Fed up with Brexit?
There’s been a lot of talk about a “clean break”, allowing the country to sort things out once and for all and move on.
The Brexit Party says leaving the EU with no deal would produce a clean break – and a significant number of Conservatives agree.
Sadly, it’s not that simple.
What is a no-deal Brexit?
No deal would mean the UK leaving the EU without any kind of formal agreement on the terms of its withdrawal.
Under Theresa May’s leadership, the UK negotiated the current withdrawal agreement and political declaration, but now the government says it wants to make big changes.
And if it can’t get them, it says it is prepared to leave without a deal.
How clean a break would that be?
It would certainly be the most abrupt change in circumstances. The government’s own internal planning documents set out how much of a shock to the system it could be.
Overnight, all the laws and regulations that have governed the relationship between the UK and the rest of the EU for nearly half a century would disappear.
That wouldn’t happen under the current withdrawal agreement because it created a transition period of at least two years when the UK would have left the EU, but the trade and security relationship between the two would have remained more or less the same.
Supporters of such an arrangement say it would give government and businesses more time to prepare for a new relationship and to try to negotiate things like a free trade agreement.
Critics say it would turn the UK into a vassal state – following EU rules without having any say in making them.
But even if Brexit happened without a deal, possibly in acrimonious circumstances, the two sides would need to start talking again sooner rather than later.
What about mini-deals?
There are those who argue that “no deal” is a misleading term, because a series of mini-deals has already been done.
But that’s wrong.
The EU has agreed upon a number of unilateral measures, without consulting the UK, to ensure (among other things) that for a few months certain financial transactions can continue and planes can keep flying.
Everyone will benefit from such arrangements, but they are temporary and limited in nature and will need to be renegotiated rapidly.
The government argues that the EU will be forced to deal with the UK because – in effect – it is too big and too important a partner to ignore.
But again, that means negotiations will – if anything – have to intensify.
Irish Prime Minister Leo Varadkar, speaking this week during a joint-press conference with Boris Johnson, summed up the prevailing view in EU capitals.
“The story of Brexit will not end if the United Kingdom leaves on 31 October or even 31 January,” he said.
“There is no such thing as a clean break, no such thing as just getting it done.
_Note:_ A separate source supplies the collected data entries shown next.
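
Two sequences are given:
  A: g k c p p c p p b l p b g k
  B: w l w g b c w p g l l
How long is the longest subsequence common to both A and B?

4

Backtracking the LCS table gives one alignment: g (A1,B4) → c (A3,B6) → p (A4,B8) → l (A10,B11).
So the longest common subsequence has length 4.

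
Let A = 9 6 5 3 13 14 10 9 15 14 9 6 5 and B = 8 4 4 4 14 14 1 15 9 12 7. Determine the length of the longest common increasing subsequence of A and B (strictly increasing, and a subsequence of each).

2

For each value that appears in both, track the longest common increasing run ending there.
The best achievable length is 2; one witness is 14, 15 (A-positions 6,9, B-positions 5,8).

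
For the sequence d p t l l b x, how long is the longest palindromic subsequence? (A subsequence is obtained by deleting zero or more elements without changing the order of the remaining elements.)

2

One longest palindromic subsequence is ll (positions 4,5); it reads the same forward and backward, and the interval DP gives dp[1][7] = 2.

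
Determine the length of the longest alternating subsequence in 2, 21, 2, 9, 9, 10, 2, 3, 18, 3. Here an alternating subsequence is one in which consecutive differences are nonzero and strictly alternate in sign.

Track the best alternating length ending on an up-step vs a down-step at each position: up/down = 1/1, 2/1, 1/3, 4/3, 4/3, 4/3, 1/5, 6/5, 6/3, 6/7.
The maximum over both is 7; one such subsequence is 2, 21, 2, 9, 2, 18, 3.

7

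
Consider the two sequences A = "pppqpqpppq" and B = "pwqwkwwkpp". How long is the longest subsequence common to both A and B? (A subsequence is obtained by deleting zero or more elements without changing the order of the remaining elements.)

Backtracking the LCS table gives one alignment: p (A1,B1) → q (A4,B3) → p (A8,B9) → p (A9,B10).
So the longest common subsequence has length 4.

4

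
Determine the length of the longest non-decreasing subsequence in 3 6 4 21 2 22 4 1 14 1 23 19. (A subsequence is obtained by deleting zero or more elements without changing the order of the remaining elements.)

Let dp[i] be the longest non-decreasing subsequence ending at position i. Then dp = [1, 2, 2, 3, 1, 4, 3, 1, 4, 2, 5, 5].
The maximum is 5; one witness is 3, 6, 21, 22, 23 at positions 1,2,4,6,11.

5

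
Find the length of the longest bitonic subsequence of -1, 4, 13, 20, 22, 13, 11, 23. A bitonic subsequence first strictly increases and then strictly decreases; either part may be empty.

One longest bitonic subsequence is -1, 4, 13, 20, 22, 13, 11 (positions 1,2,3,4,5,6,7): it rises to 22 then falls. Length 7 is optimal.

7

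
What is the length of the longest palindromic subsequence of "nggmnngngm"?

One longest palindromic subsequence is ggnngg (positions 2,3,5,6,7,9); it reads the same forward and backward, and the interval DP gives dp[1][10] = 6.

6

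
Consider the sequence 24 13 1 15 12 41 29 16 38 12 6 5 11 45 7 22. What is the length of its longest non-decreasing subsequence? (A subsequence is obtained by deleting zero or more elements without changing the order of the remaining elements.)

5

Let dp[i] be the longest non-decreasing subsequence ending at position i. Then dp = [1, 1, 1, 2, 2, 3, 3, 3, 4, 3, 2, 2, 3, 5, 3, 4].
The maximum is 5; one witness is 13, 15, 29, 38, 45 at positions 2,4,7,9,14.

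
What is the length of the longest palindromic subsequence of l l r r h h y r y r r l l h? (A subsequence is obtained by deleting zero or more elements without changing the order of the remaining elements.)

One longest palindromic subsequence is llrryryrrll (positions 1,2,3,4,7,8,9,10,11,12,13); it reads the same forward and backward, and the interval DP gives dp[1][14] = 11.

11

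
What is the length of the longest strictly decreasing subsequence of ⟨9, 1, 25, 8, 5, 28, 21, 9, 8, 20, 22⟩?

One longest decreasing subsequence is 25, 21, 9, 8 (positions 3,7,8,9), of length 4; no longer one exists.

4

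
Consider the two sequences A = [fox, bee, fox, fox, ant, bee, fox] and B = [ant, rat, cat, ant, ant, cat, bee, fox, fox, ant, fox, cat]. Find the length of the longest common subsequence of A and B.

Backtracking the LCS table gives one alignment: bee (A2,B7) → fox (A3,B8) → fox (A4,B9) → ant (A5,B10) → fox (A7,B11).
So the longest common subsequence has length 5.

5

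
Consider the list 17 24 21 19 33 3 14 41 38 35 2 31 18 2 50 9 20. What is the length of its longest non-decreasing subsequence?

Let dp[i] be the longest non-decreasing subsequence ending at position i. Then dp = [1, 2, 2, 2, 3, 1, 2, 4, 4, 4, 1, 3, 3, 2, 5, 3, 4].
The maximum is 5; one witness is 17, 24, 33, 41, 50 at positions 1,2,5,8,15.

5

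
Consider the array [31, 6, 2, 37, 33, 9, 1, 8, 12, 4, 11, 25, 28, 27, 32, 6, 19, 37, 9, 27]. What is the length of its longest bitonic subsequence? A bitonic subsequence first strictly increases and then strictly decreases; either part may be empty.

Let inc[i] be the LIS ending at i and dec[i] the longest strictly decreasing subsequence starting at i. inc = [1, 1, 1, 2, 2, 2, 1, 2, 3, 2, 3, 4, 5, 5, 6, 3, 4, 7, 4, 5], dec = [5, 3, 2, 6, 5, 3, 1, 2, 3, 1, 2, 3, 4, 3, 3, 1, 2, 2, 1, 1].
max_i inc[i]+dec[i]−1 = 8, with one witness 6, 9, 12, 25, 28, 27, 19, 9.

8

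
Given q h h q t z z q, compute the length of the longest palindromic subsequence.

4

One longest palindromic subsequence is qzzq (positions 1,6,7,8); it reads the same forward and backward, and the interval DP gives dp[1][8] = 4.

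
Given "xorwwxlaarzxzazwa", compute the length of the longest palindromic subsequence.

Using dp[i][j] = 2 + dp[i+1][j−1] if the ends match, else max(dp[i+1][j], dp[i][j−1]):
dp[1][17] = 7. A witness is aazxzaa at positions 8,9,11,12,13,14,17.

7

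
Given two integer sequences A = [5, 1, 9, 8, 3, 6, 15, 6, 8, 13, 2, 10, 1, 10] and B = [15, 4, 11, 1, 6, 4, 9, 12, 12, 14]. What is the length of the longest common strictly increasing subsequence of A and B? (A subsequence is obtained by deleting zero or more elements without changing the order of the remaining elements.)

2

For each value that appears in both, track the longest common increasing run ending there.
The best achievable length is 2; one witness is 1, 6 (A-positions 2,6, B-positions 4,5).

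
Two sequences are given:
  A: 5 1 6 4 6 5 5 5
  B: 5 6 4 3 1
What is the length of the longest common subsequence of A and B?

Backtracking the LCS table gives one alignment: 5 (A1,B1) → 6 (A3,B2) → 4 (A4,B3).
So the longest common subsequence has length 3.

3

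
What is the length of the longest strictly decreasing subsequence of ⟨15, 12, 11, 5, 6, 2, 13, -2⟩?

6

One longest decreasing subsequence is 15, 12, 11, 5, 2, -2 (positions 1,2,3,4,6,8), of length 6; no longer one exists.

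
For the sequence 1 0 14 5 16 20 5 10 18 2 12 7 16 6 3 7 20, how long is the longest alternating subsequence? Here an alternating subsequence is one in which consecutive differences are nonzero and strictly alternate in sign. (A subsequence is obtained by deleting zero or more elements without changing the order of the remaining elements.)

A longest alternating subsequence is 1, 0, 14, 5, 16, 5, 10, 2, 12, 7, 16, 6, 7 (positions 1,2,3,4,5,7,8,10,11,12,13,14,16); its 12 consecutive differences strictly alternate in sign, and length 13 is optimal.

13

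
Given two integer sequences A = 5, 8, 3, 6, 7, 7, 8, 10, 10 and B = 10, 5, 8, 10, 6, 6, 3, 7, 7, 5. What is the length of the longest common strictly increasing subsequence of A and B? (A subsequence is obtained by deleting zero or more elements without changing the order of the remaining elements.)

3

For each value that appears in both, track the longest common increasing run ending there.
The best achievable length is 3; one witness is 5, 8, 10 (A-positions 1,2,8, B-positions 2,3,4).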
Rather, we just enter a new phase.”
The European Research Group (ERG) of Conservative MPs who advocate leaving with no deal says that new phase should be used to negotiate a free trade agreement.
And they argue that the UK should no longer pay the EU the estimated £33bn financial settlement, or divorce bill, and saving money that could be used in other ways.
But Mr Varadkar repeated a warning made by other EU leaders – that if there were to be no deal, the EU would insist that the first items to be discussed in any subsequent negotiation would be citizens’ rights, the Irish border and the financial settlement.
Those are exactly the same items that make up the bulk of the withdrawal agreement that has been rejected three times in the House of Commons.
And before the EU was prepared to discuss a free-trade deal, those issues would still need to be settled.
Just walk away?
So the only way the UK could really have a clean-break Brexit is if it were prepared to walk away, at least for a while, from any kind of stable relationship with the EU, which accounts for roughly half of all UK trade.
That doesn’t sound sustainable.
To give a couple of brief examples…
The UK’s food supply is intricately connected with the rest of the European Union.
“From the consumer perspective, there is so much uncertainty from not having a robust deal with our biggest trading partner,” Andrew Opie, from the British Retail Consortium, told the Brexit Select Committee last week. “There is no getting away from that.”
“Eighty per cent of food imports into UK supermarkets come from the EU,” he said. “So probably about 25% of everything we sell comes from the EU.”
Also, the border between Northern Ireland and the Irish Republic is one of the most sensitive issues in the whole Brexit process – walking away from talking about it is not really an option.
The government’s own internal planning document concludes that the effect of a no-deal Brexit on the land border in Ireland could be so damaging that there would be “significant pressure to agree new arrangements which supersede the day-one model within days or weeks”.
Karen Wheeler, who was in charge of co-ordinating the UK’s border plans after Brexit until she resigned from her post in June, told the Brexit committee that things would come to a head extremely quickly.
“It was clear that both the customs regime and the tariff regime would not be sustainable in the long term. They would both, therefore, only apply for a short period of time.”
“So what is the plan after the short period of time to get out of that… It was not clear what the solutions were.”
Years of negotiation
There is, of course, plenty of talk about alternative arrangements that might replace the Irish backstop – the guarantee that the border will remain as open as it is now under all circumstances.
But any solution would require prolonged negotiation and goodwill on both sides.
A clean break would deliver neither.
For anyone who has had enough of Brexit, the uncomfortable fact is that – whatever the outcome – many years of technical talks and political drama lie ahead.
It looks set to dominate British politics and public life for the foreseeable future.